Wot? No Olives?

By Paul Homewood



Sometimes  it is fun looking back in time, like this story from 2006:



An environmental consultant in Devon has taken advantage of global warming to plant what is believed to be Britain’s first commercial olive grove.

Mark Diacono

Mark Diacono prepared his land to suit the needs of his olives

Mark Diacono has planted 120 of the trees on his 17-acre smallholding on the banks of the Otter, near Honiton, and hopes to harvest his first crop in five to seven years.

He said temperatures had risen so much he believed the climate in southern England would be hot enough for olive cultivation. "The question is, have I done this 10 or 20 years too early?" he said. "I don’t think so."

Olive trees thrive in subtropical zones, such as Morocco, Mediterranean countries, south-western United States and parts of South America.



We ought to start by explaining that Diacono is no ordinary commercial farmer.
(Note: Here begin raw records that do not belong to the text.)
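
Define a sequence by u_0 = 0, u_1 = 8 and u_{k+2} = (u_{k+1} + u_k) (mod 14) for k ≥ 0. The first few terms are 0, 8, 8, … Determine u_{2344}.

0

Listing terms: u_0 = 0; u_1 = 8; u_2 = 8; u_3 = 2; u_4 = 10; u_5 = 12; u_6 = 8; u_7 = 6; u_8 = 0; u_9 = 6; u_{10} = 6; u_{11} = 12; u_{12} = 4; u_{13} = 2; u_{14} = 6; u_{15} = 8; u_{16} = 0; u_{17} = 8.
The sequence repeats with period 16.
So u_{2344} = u_{0 + ((2344-0) mod 16)} = u_8 = 0.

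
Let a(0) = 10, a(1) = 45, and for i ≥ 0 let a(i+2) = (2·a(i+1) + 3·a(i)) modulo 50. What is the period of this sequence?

4

Computing terms: a(0) = 10,  a(1) = 45,  a(2) = 20,  a(3) = 25,  a(4) = 10,  a(5) = 45.
Since (a(4), a(5)) = (a(0), a(1)) = (10, 45) (two consecutive terms determine the rest), the sequence is periodic with period 4.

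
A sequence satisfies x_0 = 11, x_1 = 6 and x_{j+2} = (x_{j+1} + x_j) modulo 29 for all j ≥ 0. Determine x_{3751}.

24

Listing terms: x_0 = 11, x_1 = 6, x_2 = 17, x_3 = 23, x_4 = 11, x_5 = 5, x_6 = 16, x_7 = 21, x_8 = 8, x_9 = 0, x_{10} = 8, x_{11} = 8, x_{12} = 16, x_{13} = 24, x_{14} = 11, x_{15} = 6.
Since (x_{14}, x_{15}) = (x_0, x_1) = (11, 6) (two consecutive terms determine the rest), the sequence is periodic with period 14.
So x_{3751} = x_{0 + ((3751-0) mod 14)} = x_{13} = 24.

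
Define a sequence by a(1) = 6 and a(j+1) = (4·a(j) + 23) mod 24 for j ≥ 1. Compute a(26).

11

We have a(1) = 6; a(2) = 23; a(3) = 19; a(4) = 3; a(5) = 11; a(6) = 19.
Since a(6) = a(3) = 19, the sequence is eventually periodic: after a pre-period of length 2 it cycles with period 3.
For j ≥ 3, a(j) depends only on (j - 3) mod 3. (26 - 3) mod 3 = 2, so a(26) = a(5) = 11.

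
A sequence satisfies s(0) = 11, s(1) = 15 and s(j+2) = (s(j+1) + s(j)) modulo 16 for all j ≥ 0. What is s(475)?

3

We have s(0) = 11, s(1) = 15, s(2) = 10, s(3) = 9, s(4) = 3, s(5) = 12, s(6) = 15, s(7) = 11, s(8) = 10, s(9) = 5, s(10) = 15, s(11) = 4, s(12) = 3, s(13) = 7, s(14) = 10, s(15) = 1, s(16) = 11, s(17) = 12, s(18) = 7, s(19) = 3, s(20) = 10, s(21) = 13, s(22) = 7, s(23) = 4, s(24) = 11, s(25) = 15.
The sequence repeats with period 24.
So s(475) = s(0 + ((475-0) mod 24)) = s(19) = 3.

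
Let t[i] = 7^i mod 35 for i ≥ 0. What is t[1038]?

Computing terms: t[0] = 1,  t[1] = 7,  t[2] = 14,  t[3] = 28,  t[4] = 21,  t[5] = 7.
Since t[5] = t[1] = 7, the sequence is eventually periodic: after a pre-period of length 1 it cycles with period 4.
For i ≥ 1, t[i] depends only on (i - 1) mod 4. (1038 - 1) mod 4 = 1, so t[1038] = t[2] = 14.

14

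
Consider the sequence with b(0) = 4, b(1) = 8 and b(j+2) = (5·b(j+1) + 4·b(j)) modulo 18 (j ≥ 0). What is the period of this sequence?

We have b(0) = 4,  b(1) = 8,  b(2) = 2,  b(3) = 6,  b(4) = 2,  b(5) = 16,  b(6) = 16,  b(7) = 0,  b(8) = 10,  b(9) = 14,  b(10) = 2,  b(11) = 12,  b(12) = 14,  b(13) = 10,  b(14) = 16,  b(15) = 12,  b(16) = 16,  b(17) = 2,  b(18) = 2,  b(19) = 0,  b(20) = 8,  b(21) = 4,  b(22) = 16,  b(23) = 6,  b(24) = 4,  b(25) = 8.
The sequence repeats with period 24.

24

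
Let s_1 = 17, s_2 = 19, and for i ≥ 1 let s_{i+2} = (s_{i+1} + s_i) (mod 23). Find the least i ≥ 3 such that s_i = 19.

36

s_1 = 17; s_2 = 19; s_3 = 13; s_4 = 9; s_5 = 22; s_6 = 8; s_7 = 7; s_8 = 15; s_9 = 22; s_{10} = 14; s_{11} = 13; s_{12} = 4; s_{13} = 17; s_{14} = 21; s_{15} = 15; s_{16} = 13; s_{17} = 5; s_{18} = 18; s_{19} = 0; s_{20} = 18; s_{21} = 18; s_{22} = 13; s_{23} = 8; s_{24} = 21; s_{25} = 6; s_{26} = 4; s_{27} = 10; s_{28} = 14; s_{29} = 1; s_{30} = 15; s_{31} = 16; s_{32} = 8; s_{33} = 1; s_{34} = 9; s_{35} = 10; s_{36} = 19; s_{37} = 6; s_{38} = 2; s_{39} = 8; s_{40} = 10; s_{41} = 18; s_{42} = 5; s_{43} = 0; s_{44} = 5; s_{45} = 5; s_{46} = 10; s_{47} = 15; s_{48} = 2; s_{49} = 17; s_{50} = 19.
Since (s_{49}, s_{50}) = (s_1, s_2) = (17, 19) (two consecutive terms determine the rest), the sequence is periodic with period 48.
The value 19 first appears (with i ≥ 3) at s_{36}.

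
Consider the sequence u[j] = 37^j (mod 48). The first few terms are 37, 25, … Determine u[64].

1

Listing terms: u[1] = 37, u[2] = 25, u[3] = 13, u[4] = 1, u[5] = 37.
The sequence repeats with period 4.
(64 - 1) mod 4 = 3, so u[64] = u[4] = 1.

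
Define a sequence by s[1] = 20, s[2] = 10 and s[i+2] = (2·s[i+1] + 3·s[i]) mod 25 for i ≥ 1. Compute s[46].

10

Computing terms: s[1] = 20, s[2] = 10, s[3] = 5, s[4] = 15, s[5] = 20, s[6] = 10.
Since (s[5], s[6]) = (s[1], s[2]) = (20, 10) (two consecutive terms determine the rest), the sequence is periodic with period 4.
So s[46] = s[1 + ((46-1) mod 4)] = s[2] = 10.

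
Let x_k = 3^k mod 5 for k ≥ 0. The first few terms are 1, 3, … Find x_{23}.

Listing terms: x_0 = 1; x_1 = 3; x_2 = 4; x_3 = 2; x_4 = 1.
The sequence repeats with period 4.
(23 - 0) mod 4 = 3, so x_{23} = x_3 = 2.

2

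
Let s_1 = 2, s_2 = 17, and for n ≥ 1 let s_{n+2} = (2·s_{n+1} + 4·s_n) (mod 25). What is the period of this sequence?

5

We have s_1 = 2,  s_2 = 17,  s_3 = 17,  s_4 = 2,  s_5 = 22,  s_6 = 2,  s_7 = 17.
Since (s_6, s_7) = (s_1, s_2) = (2, 17) (two consecutive terms determine the rest), the sequence is periodic with period 5.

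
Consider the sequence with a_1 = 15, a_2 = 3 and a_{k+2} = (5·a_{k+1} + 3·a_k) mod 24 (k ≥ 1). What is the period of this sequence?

6

Computing terms: a_1 = 15, a_2 = 3, a_3 = 12, a_4 = 21, a_5 = 21, a_6 = 0, a_7 = 15, a_8 = 3.
Since (a_7, a_8) = (a_1, a_2) = (15, 3) (two consecutive terms determine the rest), the sequence is periodic with period 6.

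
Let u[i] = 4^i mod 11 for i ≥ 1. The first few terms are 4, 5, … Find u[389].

u[1] = 4,  u[2] = 5,  u[3] = 9,  u[4] = 3,  u[5] = 1,  u[6] = 4.
The sequence repeats with period 5.
(389 - 1) mod 5 = 3, so u[389] = u[4] = 3.

3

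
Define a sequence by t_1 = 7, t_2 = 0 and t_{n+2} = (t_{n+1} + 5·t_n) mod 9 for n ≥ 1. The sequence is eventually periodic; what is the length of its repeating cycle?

18

We have t_1 = 7; t_2 = 0; t_3 = 8; t_4 = 8; t_5 = 3; t_6 = 7; t_7 = 4; t_8 = 3; t_9 = 5; t_{10} = 2; t_{11} = 0; t_{12} = 1; t_{13} = 1; t_{14} = 6; t_{15} = 2; t_{16} = 5; t_{17} = 6; t_{18} = 4; t_{19} = 7; t_{20} = 0.
Since (t_{19}, t_{20}) = (t_1, t_2) = (7, 0) (two consecutive terms determine the rest), the sequence is periodic with period 18.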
He was in fact Head Gardener at Hugh Fearnley-Whittingstall’s River Cottage. (You did not really think Hugh did his own gardening, did you?)

Diacono is really more of an experimental gardener/environmental consultant, which of course is fair enough.

So how did those olive trees turn out?

Unfortunately, according to the Independent, they all died out in the winter of 2009/10. Undaunted however, Diacono planted some more of a different variety that summer.

Sadly, these don’t appear to have fared any better. Rick Stein reported a few years ago that no olive oil was commercially available from Diacono’s Otter Farm.

And Otter Farm have confirmed to me today that the olive trees have now been removed from the farm.

In fact, according to Caradoc Doy, the Devon based horticulturist, olive trees are not new to Britain. The oldest is over 100 years old and fruits in decent summers.

As he explains:

You can expect flowers in the early summer which will develop fruit, but do not expect the fruit to ripen. Even in hot Mediterranean climates the fruit are not harvested until November or later. The summer of 2006 was hot enough for fruit to develop on some of my trees. Sadly, we still need much more sunshine in Britain before a regular harvest makes it anywhere near the kitchen!

Olive trees have apparently been increasing in popularity in Britain, but mainly for decorative purposes. Some varieties are hardier than might have been expected, and can thrive with proper care.

But you can forget about a regular harvest every year.